A moment later, he looked up.

"So you're telling me… my investment account's net value has reached five million dollars?"

He had anticipated it.

Still, seeing the cold number printed in black ink made his heartbeat skip.

This had been an audacious tightrope walk.

In recent months, he had funneled nearly every dollar squeezed out of Vivid Entertainment—after covering Umbrella's operating costs and the shoestring production budget of Before I Go to Sleep—straight into the Tokyo Stock Exchange.

Like a gambler intoxicated by momentum, he had ridden the Nikkei's meteoric rise, compounding returns, increasing leverage, rolling profits forward again and again.

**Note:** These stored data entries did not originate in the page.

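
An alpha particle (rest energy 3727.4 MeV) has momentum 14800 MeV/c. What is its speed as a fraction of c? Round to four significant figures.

βγ = pc/(mc²) = 14800/3727.4 = 3.9706.
Since γ² = 1 + (βγ)² = 16.7657, γ = √16.7657 = 4.09459, and β = (βγ)/γ = 3.9706/4.09459 = 0.9697.

0.9697c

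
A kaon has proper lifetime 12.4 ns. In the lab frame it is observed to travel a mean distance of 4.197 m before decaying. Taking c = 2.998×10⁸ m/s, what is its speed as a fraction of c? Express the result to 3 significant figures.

0.749c

d = βγcτ ⇒ βγ = d/(cτ) = 4.197 m / (3.71752 m) = 1.129.
β = (βγ)/√(1+(βγ)²) = 1.129/√2.27464 = 0.749.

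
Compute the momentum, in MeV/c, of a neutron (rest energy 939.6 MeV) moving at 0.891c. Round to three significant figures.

1840 MeV/c

With β = 0.891, γ = 1/√(1 − 0.891²) = 1/√0.206119 = 2.2026.
Momentum: p = γβ·mc = 2.2026 × 0.891 × 939.6 MeV/c = 1840 MeV/c.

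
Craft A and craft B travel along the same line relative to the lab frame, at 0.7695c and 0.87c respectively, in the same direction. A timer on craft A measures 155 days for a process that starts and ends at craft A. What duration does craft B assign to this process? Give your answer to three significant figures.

163 days

The velocity of craft A relative to craft B is (0.7695 − 0.87)c / (1 − 0.7695×0.87) = −0.30405c; relative speed 0.30405c.
γ for this relative speed: γ = 1/√(1 − 0.0924464) = 1.0497.
Craft A's interval is proper; time dilation gives Δt_B = γΔτ = 1.0497 × 155 days = 163 days.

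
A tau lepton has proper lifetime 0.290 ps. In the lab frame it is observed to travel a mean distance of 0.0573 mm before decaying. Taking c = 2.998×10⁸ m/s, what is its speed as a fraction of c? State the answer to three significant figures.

0.550c

Let x = d/(cτ) = 5.730×10^-5 m / (2.998×10⁸ m/s × 2.900×10^-13 s) = 0.65906. Since d = βγcτ, x = βγ = β/√(1−β²).
Solving: β² = x²/(1+x²) = 0.43436/1.43436 = 0.302825, so β = 0.550.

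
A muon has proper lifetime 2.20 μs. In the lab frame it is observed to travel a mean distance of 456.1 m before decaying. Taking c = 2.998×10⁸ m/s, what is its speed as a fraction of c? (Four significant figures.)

Lab distance = (lab lifetime)·v = γτ·βc, so βγ = d/(cτ) = 456.1/(2.998×10⁸ × 2.200×10^-6) = 0.69152.
With βγ = 0.69152: γ² = 1 + (βγ)² = 1.4782, and β = (βγ)/γ = 0.69152/1.21581 = 0.5688.

0.5688c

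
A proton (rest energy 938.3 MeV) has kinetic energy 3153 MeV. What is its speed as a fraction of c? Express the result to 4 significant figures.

0.9733c

K = (γ−1)mc², so γ = 1 + 3153/938.3 = 4.3603.
Then v/c = √(1 − γ⁻²) = √(1 − 0.0525978) = √0.9474022 = 0.9733.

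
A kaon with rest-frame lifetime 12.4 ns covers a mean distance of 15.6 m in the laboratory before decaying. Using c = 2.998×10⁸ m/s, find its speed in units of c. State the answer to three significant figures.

d = βγcτ ⇒ βγ = d/(cτ) = 15.60 m / (3.71752 m) = 4.1963.
β = (βγ)/√(1+(βγ)²) = 4.1963/√18.6089 = 0.973.

0.973c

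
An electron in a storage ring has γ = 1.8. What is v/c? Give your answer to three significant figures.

β = √(1 − 1/γ²) = √(1 − 1/3.24) = √0.691358 = 0.831.

0.831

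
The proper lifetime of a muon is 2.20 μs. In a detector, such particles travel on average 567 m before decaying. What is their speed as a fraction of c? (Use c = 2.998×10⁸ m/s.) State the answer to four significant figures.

0.6519c

Let x = d/(cτ) = 567.0 m / (2.998×10⁸ m/s × 2.200×10^-6 s) = 0.85966. Since d = βγcτ, x = βγ = β/√(1−β²).
Solving: β² = x²/(1+x²) = 0.739015/1.739015 = 0.424962, so β = 0.6519.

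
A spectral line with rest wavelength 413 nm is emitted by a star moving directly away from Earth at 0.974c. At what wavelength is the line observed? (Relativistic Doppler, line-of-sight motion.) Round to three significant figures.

3600 nm

Relativistic Doppler for wavelength: λ_obs = λ_src · √((1+β)/(1−β)).
With β = 0.974: factor = √(1.974/0.026) = 8.7134.
λ_obs = 413 × 8.7134 = 3600 nm.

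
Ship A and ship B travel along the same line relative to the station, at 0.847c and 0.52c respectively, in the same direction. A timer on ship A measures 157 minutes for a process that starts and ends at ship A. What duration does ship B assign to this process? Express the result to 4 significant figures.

Speed of ship A in ship B's frame: u = (v_A − v_B)/(1 − v_A v_B/c²) = (0.847 − 0.52)/(1 − 0.847×0.52) = 0.327/0.55956 = 0.58439; |u| = 0.58439c.
At |u| = 0.58439c, γ = (1 − 0.341512)^(−1/2) = 1.2323.
Ship A's interval is proper; time dilation gives Δt_B = γΔτ = 1.2323 × 157 minutes = 193.5 minutes.

193.5 minutes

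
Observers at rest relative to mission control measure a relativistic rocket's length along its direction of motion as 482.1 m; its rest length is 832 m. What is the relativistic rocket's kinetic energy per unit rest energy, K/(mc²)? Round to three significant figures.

0.726

From L = L₀/γ: γ = 832/482.1 = 1.72578.
K/(mc²) = γ − 1 = 1.72578 − 1 = 0.726.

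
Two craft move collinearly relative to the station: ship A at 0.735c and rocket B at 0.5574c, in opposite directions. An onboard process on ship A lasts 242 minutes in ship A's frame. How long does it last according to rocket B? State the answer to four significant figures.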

"To be precise," Katya said coolly, leaning against the desk, her black leather jacket outlining sharp, disciplined lines, "five million and forty-seven thousand dollars, boss."

Even in her typically detached gaze, there was a flicker—like someone witnessing a controlled explosion.

"Congratulations, William. Even in Hollywood, where money evaporates like champagne, you've officially crossed into the ranks of the minor wealthy."

As the daughter of a Russian mafia patriarch, Katya had seen cash stacks ten, even a hundred times larger—piled in warehouses, heavy with the scent of gunpowder and blood.

But those fortunes were volatile. One gang war. One FBI raid. Gone.

William's money was different.

Clean.

Washed in legitimacy.

And accumulated in mere months through an almost prophetic reading of macroeconomic tides.

Even Katya, hardened by experience, felt a faint chill at the speed of it.

"Five million…"

Nearby, Galina inhaled sharply, unable to hide her reaction. The number slipped out of her mouth under her breath.

Katya glanced sideways at her.

Another Russian. Yet unlike herself, this one shadowed William day and night as his personal protector.

Katya remembered something.

When Galina first arrived, she didn't even know how to apply makeup.

Now?

She showed up every day with subtle, deliberate cosmetics.

Katya's eyes narrowed slightly.

Did makeup improve her protective efficiency?

Or was something else changing?

The question lingered in the quiet room.